Marylou Sudders, a former state mental health commissioner who now teaches at Boston College, said it appeared that Justina’s condition “plateaued,” and there was no reason to keep holding her.
The attention to Justina’s case has prompted considerable soul searching within the medical profession over how to avoid the missteps that hardened the standoff between providers and the parents.
One issue: that an excessive focus on naming a diagnosis in murky, complex cases is more likely to bring fireworks than clarity.
Dr. Danya Glaser, a British psychiatrist and coauthor of an influential paper on medical child abuse published this year in the medical journal The Lancet, suggested it might be more productive for physicians to accept that some cases involve “medically unexplained conditions” rather than insisting on a diagnosis for which there is little objective support.
“What becomes more and more important is the question of the child’s functioning, and how best to improve it, regardless of the question of diagnosis,” Glaser said in an e-mail interview. “This approach requires, however, a ‘buy-in’ by all professionals involved and a firm approach as parents are sometimes more keen on a diagnosis than on attempts to restore the child’s functioning.”
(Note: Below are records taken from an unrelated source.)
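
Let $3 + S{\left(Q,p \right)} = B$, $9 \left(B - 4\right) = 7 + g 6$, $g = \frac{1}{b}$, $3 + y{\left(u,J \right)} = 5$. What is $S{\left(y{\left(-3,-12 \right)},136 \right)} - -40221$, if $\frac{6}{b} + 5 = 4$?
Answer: $\frac{120668}{3} \approx 40223.0$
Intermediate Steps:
$b = -6$ ($b = \frac{6}{-5 + 4} = \frac{6}{-1} = 6 \left(-1\right) = -6$)
$y{\left(u,J \right)} = 2$ ($y{\left(u,J \right)} = -3 + 5 = 2$)
$g = - \frac{1}{6}$ ($g = \frac{1}{-6} = - \frac{1}{6} \approx -0.16667$)
$B = \frac{14}{3}$ ($B = 4 + \frac{7 - 1}{9} = 4 + \frac{1}{9} \cdot 6 = 4 + \frac{2}{3} = \frac{14}{3} \approx 4.6667$)
$S{\left(Q,p \right)} = \frac{5}{3}$ ($S{\left(Q,p \right)} = -3 + \frac{14}{3} = \frac{5}{3}$)
$S{\left(y{\left(-3,-12 \right)},136 \right)} - -40221 = \frac{5}{3} - -40221 = \frac{5}{3} + 40221 = \frac{120668}{3}$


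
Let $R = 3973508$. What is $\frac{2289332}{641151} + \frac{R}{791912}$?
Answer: $\frac{99103820693}{11539435698} \approx 8.5883$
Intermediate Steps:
$\frac{2289332}{641151} + \frac{R}{791912} = \frac{2289332}{641151} + \frac{3973508}{791912} = 2289332 \cdot \frac{1}{641151} + 3973508 \cdot \frac{1}{791912} = \frac{2289332}{641151} + \frac{90307}{17998} = \frac{99103820693}{11539435698}$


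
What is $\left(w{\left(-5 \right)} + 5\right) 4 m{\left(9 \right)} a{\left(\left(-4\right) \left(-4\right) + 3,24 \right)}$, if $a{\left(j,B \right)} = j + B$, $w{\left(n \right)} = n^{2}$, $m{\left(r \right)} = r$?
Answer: $46440$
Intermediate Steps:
$a{\left(j,B \right)} = B + j$
$\left(w{\left(-5 \right)} + 5\right) 4 m{\left(9 \right)} a{\left(\left(-4\right) \left(-4\right) + 3,24 \right)} = \left(\left(-5\right)^{2} + 5\right) 4 \cdot 9 \left(24 + \left(\left(-4\right) \left(-4\right) + 3\right)\right) = \left(25 + 5\right) 4 \cdot 9 \left(24 + \left(16 + 3\right)\right) = 30 \cdot 4 \cdot 9 \left(24 + 19\right) = 120 \cdot 9 \cdot 43 = 1080 \cdot 43 = 46440$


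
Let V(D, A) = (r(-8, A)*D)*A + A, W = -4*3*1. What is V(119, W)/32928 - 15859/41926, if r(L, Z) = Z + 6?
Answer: -6811929/57522472 ≈ -0.11842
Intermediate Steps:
r(L, Z) = 6 + Z
W = -12 (W = -12*1 = -12)
V(D, A) = A + A*D*(6 + A) (V(D, A) = ((6 + A)*D)*A + A = (D*(6 + A))*A + A = A*D*(6 + A) + A = A + A*D*(6 + A))
V(119, W)/32928 - 15859/41926 = -12*(1 + 119*(6 - 12))/32928 - 15859/41926 = -12*(1 + 119*(-6))*(1/32928) - 15859*1/41926 = -12*(1 - 714)*(1/32928) - 15859/41926 = -12*(-713)*(1/32928) - 15859/41926 = 8556*(1/32928) - 15859/41926 = 713/2744 - 15859/41926 = -6811929/57522472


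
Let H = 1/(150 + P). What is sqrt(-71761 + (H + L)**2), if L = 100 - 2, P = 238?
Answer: I*sqrt(9357287359)/388 ≈ 249.31*I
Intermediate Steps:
L = 98
H = 1/388 (H = 1/(150 + 238) = 1/388 ≈ 0.0025773)
sqrt(-71761 + (H + L)**2) = sqrt(-71761 + (1/388 + 98)**2) = sqrt(-71761 + (38025/388)**2) = sqrt(-71761 + 1445900625/150544) = sqrt(-9357287359/150544) = I*sqrt(9357287359)/388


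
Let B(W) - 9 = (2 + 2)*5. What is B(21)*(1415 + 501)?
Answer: 55564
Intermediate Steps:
B(W) = 29 (B(W) = 9 + (2 + 2)*5 = 9 + 4*5 = 9 + 20 = 29)
B(21)*(1415 + 501) = 29*(1415 + 501) = 29*1916 = 55564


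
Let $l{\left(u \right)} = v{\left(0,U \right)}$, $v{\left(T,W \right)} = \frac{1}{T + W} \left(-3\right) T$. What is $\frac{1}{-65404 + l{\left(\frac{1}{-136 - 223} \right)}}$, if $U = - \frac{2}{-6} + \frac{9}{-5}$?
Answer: $- \frac{1}{65404} \approx -1.529 \cdot 10^{-5}$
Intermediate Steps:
$U = - \frac{22}{15}$ ($U = \left(-2\right) \left(- \frac{1}{6}\right) + 9 \left(- \frac{1}{5}\right) = \frac{1}{3} - \frac{9}{5} = - \frac{22}{15} \approx -1.4667$)
$v{\left(T,W \right)} = - \frac{3 T}{T + W}$ ($v{\left(T,W \right)} = - \frac{3}{T + W} T = - \frac{3 T}{T + W}$)
$l{\left(u \right)} = 0$ ($l{\left(u \right)} = \left(-3\right) 0 \frac{1}{0 - \frac{22}{15}} = \left(-3\right) 0 \frac{1}{- \frac{22}{15}} = \left(-3\right) 0 \left(- \frac{15}{22}\right) = 0$)
$\frac{1}{-65404 + l{\left(\frac{1}{-136 - 223} \right)}} = \frac{1}{-65404 + 0} = \frac{1}{-65404} = - \frac{1}{65404}$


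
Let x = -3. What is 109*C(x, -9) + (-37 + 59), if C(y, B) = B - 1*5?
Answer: -1504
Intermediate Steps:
C(y, B) = -5 + B (C(y, B) = B - 5 = -5 + B)
109*C(x, -9) + (-37 + 59) = 109*(-5 - 9) + (-37 + 59) = 109*(-14) + 22 = -1526 + 22 = -1504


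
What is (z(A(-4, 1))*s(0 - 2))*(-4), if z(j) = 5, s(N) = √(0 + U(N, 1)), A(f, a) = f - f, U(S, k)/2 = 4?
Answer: -40*√2 ≈ -56.569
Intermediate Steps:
U(S, k) = 8 (U(S, k) = 2*4 = 8)
A(f, a) = 0
s(N) = 2*√2 (s(N) = √(0 + 8) = √8 = 2*√2)
(z(A(-4, 1))*s(0 - 2))*(-4) = (5*(2*√2))*(-4) = (10*√2)*(-4) = -40*√2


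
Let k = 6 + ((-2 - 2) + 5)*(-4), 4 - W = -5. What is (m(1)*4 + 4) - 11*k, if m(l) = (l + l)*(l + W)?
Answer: 62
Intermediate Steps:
W = 9 (W = 4 - 1*(-5) = 4 + 5 = 9)
m(l) = 2*l*(9 + l) (m(l) = (l + l)*(l + 9) = (2*l)*(9 + l) = 2*l*(9 + l))
k = 2 (k = 6 + (-4 + 5)*(-4) = 6 + 1*(-4) = 6 - 4 = 2)
(m(1)*4 + 4) - 11*k = ((2*1*(9 + 1))*4 + 4) - 11*2 = ((2*1*10)*4 + 4) - 22 = (20*4 + 4) - 22 = (80 + 4) - 22 = 84 - 22 = 62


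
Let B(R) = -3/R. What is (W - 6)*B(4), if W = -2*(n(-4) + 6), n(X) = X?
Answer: 15/2 ≈ 7.5000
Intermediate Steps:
W = -4 (W = -2*(-4 + 6) = -2*2 = -4)
(W - 6)*B(4) = (-4 - 6)*(-3/4) = -(-30)/4 = -10*(-¾) = 15/2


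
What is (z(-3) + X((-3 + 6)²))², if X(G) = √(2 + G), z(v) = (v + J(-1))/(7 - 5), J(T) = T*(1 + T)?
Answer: 53/4 - 3*√11 ≈ 3.3001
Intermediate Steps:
z(v) = v/2 (z(v) = (v - (1 - 1))/(7 - 5) = (v - 1*0)/2 = (v + 0)*(½) = v*(½) = v/2)
(z(-3) + X((-3 + 6)²))² = ((½)*(-3) + √(2 + (-3 + 6)²))² = (-3/2 + √(2 + 3²))² = (-3/2 + √(2 + 9))² = (-3/2 + √11)²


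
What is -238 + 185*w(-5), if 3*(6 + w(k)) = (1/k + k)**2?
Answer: 4792/15 ≈ 319.47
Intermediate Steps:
w(k) = -6 + (k + 1/k)**2/3 (w(k) = -6 + (1/k + k)**2/3 = -6 + (k + 1/k)**2/3)
-238 + 185*w(-5) = -238 + 185*((1/3)*(1 + (-5)**4 - 16*(-5)**2)/(-5)**2) = -238 + 185*((1/3)*(1/25)*(1 + 625 - 16*25)) = -238 + 185*((1/3)*(1/25)*(1 + 625 - 400)) = -238 + 185*((1/3)*(1/25)*226) = -238 + 185*(226/75) = -238 + 8362/15 = 4792/15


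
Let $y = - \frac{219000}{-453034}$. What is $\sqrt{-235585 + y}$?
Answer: $\frac{i \sqrt{12087830070807565}}{226517} \approx 485.37 i$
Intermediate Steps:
$y = \frac{109500}{226517}$ ($y = \left(-219000\right) \left(- \frac{1}{453034}\right) = \frac{109500}{226517} \approx 0.48341$)
$\sqrt{-235585 + y} = \sqrt{-235585 + \frac{109500}{226517}} = \sqrt{- \frac{53363897945}{226517}} = \frac{i \sqrt{12087830070807565}}{226517}$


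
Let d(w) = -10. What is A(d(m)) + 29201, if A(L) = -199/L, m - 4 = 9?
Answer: 292209/10 ≈ 29221.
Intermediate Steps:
m = 13 (m = 4 + 9 = 13)
A(d(m)) + 29201 = -199/(-10) + 29201 = -199*(-⅒) + 29201 = 199/10 + 29201 = 292209/10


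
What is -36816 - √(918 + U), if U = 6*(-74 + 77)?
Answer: -36816 - 6*√26 ≈ -36847.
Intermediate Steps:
U = 18 (U = 6*3 = 18)
-36816 - √(918 + U) = -36816 - √(918 + 18) = -36816 - √936 = -36816 - 6*√26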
In Justina’s case, her parents objected angrily to the insistence of doctors at Children’s that the family accept a diagnosis of somatoform disorder, which is used to describe a patient with real symptoms that have no apparent physical or organic basis.
Another issue: When is it appropriate for hospitals to file medical child abuse charges? Because such cases can often be difficult to sort out and because hospital workers are mandated by law to report abuse suspicions, there can be a natural inclination to file allegations with the state early.
But more hospitals are talking about introducing summit meetings that include multiple providers, including those not directly involved in the case, to review issues before filing charges of medical child abuse.
Some child-welfare specialists said they wonder how Justina will fare if she faces continued publicity, as the Free Justina campaign talks about championing legislation to avoid cases like this.
Justina’s mother said her daughter’s original team of Tufts specialists are back in her life, including Dr. Mark Korson has resumed his leading role in her care as her metabolism specialist.
A child psychiatrist who has handled medical child abuse cases said such cases require deep sensitivity, including understanding how parents of children with chronic illnesses can behave, especially if they feel deeply misunderstood.
“Being the parent of a child with disabilities colors your role in the world,” he said. “You act in ways you hadn’t planned.”